Vacation rental occupancy statewide was slightly better in May than it was during the same month in 2019, a record-setting pre-pandemic year.
However, supply and demand were still below pre-pandemic times, according to a Hawaii Tourism Authority report released today that utilized Transparent Intelligence data.
May was the most recent month for which data was available.
Vacation rental occupancy topped Hawaii hotels again in May continuing an eight-month trend that emerged in October after Safe Travels Hawaii allowed some visitors to bypass the state’s COVID-19-related travel quarantine.
The average unit occupancy at a vacation rental in Hawaii in May was 72.2 %, which compared to 71.2% in May 2019 and 11.4% in May 2020.
In comparison, Hawaii hotels achieved an occupancy of 61.5% this May. HTA noted that unlike hotels vacation rental units “aren’t necessarily available year-round or each day of the month and often accommodate a larger number of guests than traditional hotel rooms.”
Fewer visitors stay in vacation rentals in Hawaii than in hotels, but in recent years, vacation rental occupancy growth had begun to outpace hotel occupancy growth. That run was disrupted when vacation rentals were sidelined for a time during the pandemic, while hotels were allowed to operate as “essential businesses” during Hawaii’s COVID-19- related shutdown.
Once government loosened vacation rental restrictions, they experienced a pandemic-related jump in popularity, likely from travelers who were seeking more social distance.
Vacation rentals pulled into an occupancy lead in October 2020, and from December 2020 until now maintained a more than 15 percentage-point lead each month.

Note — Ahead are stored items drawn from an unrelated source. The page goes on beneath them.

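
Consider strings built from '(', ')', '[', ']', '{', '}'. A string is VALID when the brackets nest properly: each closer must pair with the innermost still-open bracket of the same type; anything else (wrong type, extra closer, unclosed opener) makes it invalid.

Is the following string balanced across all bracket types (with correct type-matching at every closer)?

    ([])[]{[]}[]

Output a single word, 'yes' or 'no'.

Answer: yes

Derivation:
pos 0: push '('; stack = (
pos 1: push '['; stack = ([
pos 2: ']' matches '['; pop; stack = (
pos 3: ')' matches '('; pop; stack = (empty)
pos 4: push '['; stack = [
pos 5: ']' matches '['; pop; stack = (empty)
pos 6: push '{'; stack = {
pos 7: push '['; stack = {[
pos 8: ']' matches '['; pop; stack = {
pos 9: '}' matches '{'; pop; stack = (empty)
pos 10: push '['; stack = [
pos 11: ']' matches '['; pop; stack = (empty)
end: stack empty → VALID
Verdict: properly nested → yes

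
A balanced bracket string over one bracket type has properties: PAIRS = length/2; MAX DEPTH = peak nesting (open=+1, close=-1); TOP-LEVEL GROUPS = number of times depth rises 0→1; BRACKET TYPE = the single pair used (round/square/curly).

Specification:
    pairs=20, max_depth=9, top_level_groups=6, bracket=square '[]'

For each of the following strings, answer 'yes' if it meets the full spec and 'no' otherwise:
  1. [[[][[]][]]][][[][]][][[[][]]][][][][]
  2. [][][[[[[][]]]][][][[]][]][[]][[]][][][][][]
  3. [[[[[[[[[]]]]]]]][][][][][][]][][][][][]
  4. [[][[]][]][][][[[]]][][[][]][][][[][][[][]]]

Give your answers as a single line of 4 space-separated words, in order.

String 1 '[[[][[]][]]][][[][]][][[[][]]][][][][]': depth seq [1 2 3 2 3 4 3 2 3 2 1 0 1 0 1 2 1 2 1 0 1 0 1 2 3 2 3 2 1 0 1 0 1 0 1 0 1 0]
  -> pairs=19 depth=4 groups=9 -> no
String 2 '[][][[[[[][]]]][][][[]][]][[]][[]][][][][][]': depth seq [1 0 1 0 1 2 3 4 5 4 5 4 3 2 1 2 1 2 1 2 3 2 1 2 1 0 1 2 1 0 1 2 1 0 1 0 1 0 1 0 1 0 1 0]
  -> pairs=22 depth=5 groups=10 -> no
String 3 '[[[[[[[[[]]]]]]]][][][][][][]][][][][][]': depth seq [1 2 3 4 5 6 7 8 9 8 7 6 5 4 3 2 1 2 1 2 1 2 1 2 1 2 1 2 1 0 1 0 1 0 1 0 1 0 1 0]
  -> pairs=20 depth=9 groups=6 -> yes
String 4 '[[][[]][]][][][[[]]][][[][]][][][[][][[][]]]': depth seq [1 2 1 2 3 2 1 2 1 0 1 0 1 0 1 2 3 2 1 0 1 0 1 2 1 2 1 0 1 0 1 0 1 2 1 2 1 2 3 2 3 2 1 0]
  -> pairs=22 depth=3 groups=9 -> no

Answer: no no yes no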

Vacation rental occupancy in February and March was more than 19 percentage points ahead of hotels but moderated to a 15.8 percentage-point lead in April.The occupancy gap between vacation rentals and hotels narrowed to 10.7 percentage points in May.

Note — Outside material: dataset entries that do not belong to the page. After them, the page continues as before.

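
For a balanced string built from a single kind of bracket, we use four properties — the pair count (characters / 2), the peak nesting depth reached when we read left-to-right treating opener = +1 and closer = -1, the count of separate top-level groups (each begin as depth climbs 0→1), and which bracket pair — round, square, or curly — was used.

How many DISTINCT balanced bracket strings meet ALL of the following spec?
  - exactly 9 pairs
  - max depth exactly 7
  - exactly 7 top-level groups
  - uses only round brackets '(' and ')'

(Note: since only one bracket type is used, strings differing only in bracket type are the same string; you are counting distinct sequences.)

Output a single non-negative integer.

Answer: 0

Derivation:
Spec: pairs=9 depth=7 groups=7
Count(depth <= 7) = 35
Count(depth <= 6) = 35
Count(depth == 7) = 35 - 35 = 0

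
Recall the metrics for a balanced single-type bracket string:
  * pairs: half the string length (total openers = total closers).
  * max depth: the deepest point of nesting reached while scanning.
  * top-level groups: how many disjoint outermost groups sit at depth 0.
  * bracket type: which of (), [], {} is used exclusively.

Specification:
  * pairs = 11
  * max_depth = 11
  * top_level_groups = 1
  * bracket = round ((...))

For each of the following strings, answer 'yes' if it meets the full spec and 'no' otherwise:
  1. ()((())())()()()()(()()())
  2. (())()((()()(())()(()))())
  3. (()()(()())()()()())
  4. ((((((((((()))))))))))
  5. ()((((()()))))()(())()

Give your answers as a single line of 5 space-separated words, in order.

String 1 '()((())())()()()()(()()())': depth seq [1 0 1 2 3 2 1 2 1 0 1 0 1 0 1 0 1 0 1 2 1 2 1 2 1 0]
  -> pairs=13 depth=3 groups=7 -> no
String 2 '(())()((()()(())()(()))())': depth seq [1 2 1 0 1 0 1 2 3 2 3 2 3 4 3 2 3 2 3 4 3 2 1 2 1 0]
  -> pairs=13 depth=4 groups=3 -> no
String 3 '(()()(()())()()()())': depth seq [1 2 1 2 1 2 3 2 3 2 1 2 1 2 1 2 1 2 1 0]
  -> pairs=10 depth=3 groups=1 -> no
String 4 '((((((((((()))))))))))': depth seq [1 2 3 4 5 6 7 8 9 10 11 10 9 8 7 6 5 4 3 2 1 0]
  -> pairs=11 depth=11 groups=1 -> yes
String 5 '()((((()()))))()(())()': depth seq [1 0 1 2 3 4 5 4 5 4 3 2 1 0 1 0 1 2 1 0 1 0]
  -> pairs=11 depth=5 groups=5 -> no

Answer: no no no yes no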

One theory is that car rental supply challenges and prices also might have disproportionately affected vacation rentals causing some of the occupancy gains to recede. Another is that vacation rental supply has dropped over time, causing those vacation rentals that are available to fill up faster.

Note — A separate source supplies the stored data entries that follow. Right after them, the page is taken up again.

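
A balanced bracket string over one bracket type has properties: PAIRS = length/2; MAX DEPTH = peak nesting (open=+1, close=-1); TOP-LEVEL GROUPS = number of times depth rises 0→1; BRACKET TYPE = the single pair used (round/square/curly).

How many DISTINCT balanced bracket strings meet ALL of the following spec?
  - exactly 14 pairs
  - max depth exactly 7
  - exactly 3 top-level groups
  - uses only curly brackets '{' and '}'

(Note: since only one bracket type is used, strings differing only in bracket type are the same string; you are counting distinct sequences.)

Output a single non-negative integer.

Spec: pairs=14 depth=7 groups=3
Count(depth <= 7) = 514326
Count(depth <= 6) = 465060
Count(depth == 7) = 514326 - 465060 = 49266

Answer: 49266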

In other measures, hotels still lead in May.
The unit average daily rate (ADR) for vacation rental units across the state in May was $236, up 25.4% from May of 2020. But it was less than the $288 ADR that hotels achieved in May.
In May 2021, HTA reported that the statewide vacation rental supply was 572,900 unit nights, up 71.8% from May 2020, and monthly demand was 413,500 unit nights, up 988.5% from May 2020. In May 2019, statewide vacation rental supply was 928,448 and unit demand was 660,907.
In comparison, hotel supply was much closer this May to where it was in May 2019. For instance, in May 2o19, hotel room supply was at nearly 1.7 room nights and demand was at more than 1.3 million. This May, hotel room demand was at 993,600 room nights and room supply was 1.6 million room nights.
While vacation rental supply and demand were below May 2019, they were substantially higher than in May 2020—the second month following Hawaii’s COVID-related travel quarantine, which began on March 26, 2020. During May 2020, visitors could not bypass Hawaii’s travel quarantine through testing and those in quarantine were not allowed to stay in vacation rentals.